Sunday, September 9, 2007
If you go
What: Festival of the America's
When: 4 to 8 p.m. Saturday
Where: Little Toots Park on the corner of 12th St. and Yampa St.
Steamboat Springs Judith Lopez knows how to dance.
She's been doing it most of her life.
But when she puts on the traditional Mexican dress - glistening with wild yellows and poignant blues - the dance, the history and the true meaning come out.
For her, the Mexican folklore dance - rich in Spanish and Aztec roots - means something more.
It defines her and her tradition.
"We have a different dance in each (Mexican) state," Lopez said. "It's like in the United States, a song might represent a person or place.

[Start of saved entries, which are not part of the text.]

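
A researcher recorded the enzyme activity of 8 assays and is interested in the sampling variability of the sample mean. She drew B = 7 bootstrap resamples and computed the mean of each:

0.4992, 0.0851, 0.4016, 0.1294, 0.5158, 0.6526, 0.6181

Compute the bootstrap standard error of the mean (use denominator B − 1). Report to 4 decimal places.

SE* = 0.2257

Bootstrap SE is the standard deviation of the 7 replicate means.
Mean of replicates: (0.4992 + 0.0851 + 0.4016 + 0.1294 + 0.5158 + 0.6526 + 0.6181) / 7 = 2.90180 / 7 = 0.41454
Sum of squared deviations: (+0.08466)² + (−0.32944)² + (−0.01294)² + (−0.28514)² + (+0.10126)² + (+0.23806)² + (+0.20356)² = 0.30553
Variance = 0.30553 / 6 = 0.05092
SE* = √0.05092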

But we dance to that song."
Lopez has been doing the traditional Mexican folklore dances for more than five years. She started when she was in high school at the urging of her sister.
While she was hesitant at first, the dance - and the tradition behind it - captivated her.
After high school, Lopez danced on special occasions, including big carnivals in Mexico.
Now, Lopez will share her traditional Mexican folklore dance with others at this year's Festival of the America's on Saturday.
Along with the traditional Mexican folklore dance, dancers will perform cumbia, salsa and maranga dances.
In its fourth year, the Festival - which takes place from 4 to 8 p.m. at Little Toots Park on the corner of 12th St. and Yampa St. - will look to bring together people with music, dance and food from all of the America's.
The festival is free and will feature events for children such as bull riding, a carnival and food from local families and restaurants.
For adults, there will be beer and tequila tasting.
"It really fits our message of trying to bring together different cultures," said Summer Laws, the executive director for
Integrada Comunidad. "It gives people the opportunity to see different heritages and see people as families."
The celebration will in part be to commemorate the declaration of independence from Spain in 1821. Mexican Independence Day is Sept. 16.
A member of the Mexican Conciliate will be on hand as the master of ceremonies. He'll deliver the famous El Grito de Delores speech Miguel Hidalgo delivered announcing the Mexican revolt against the Spanish. It's a practice that happens all over Mexico on Sunday.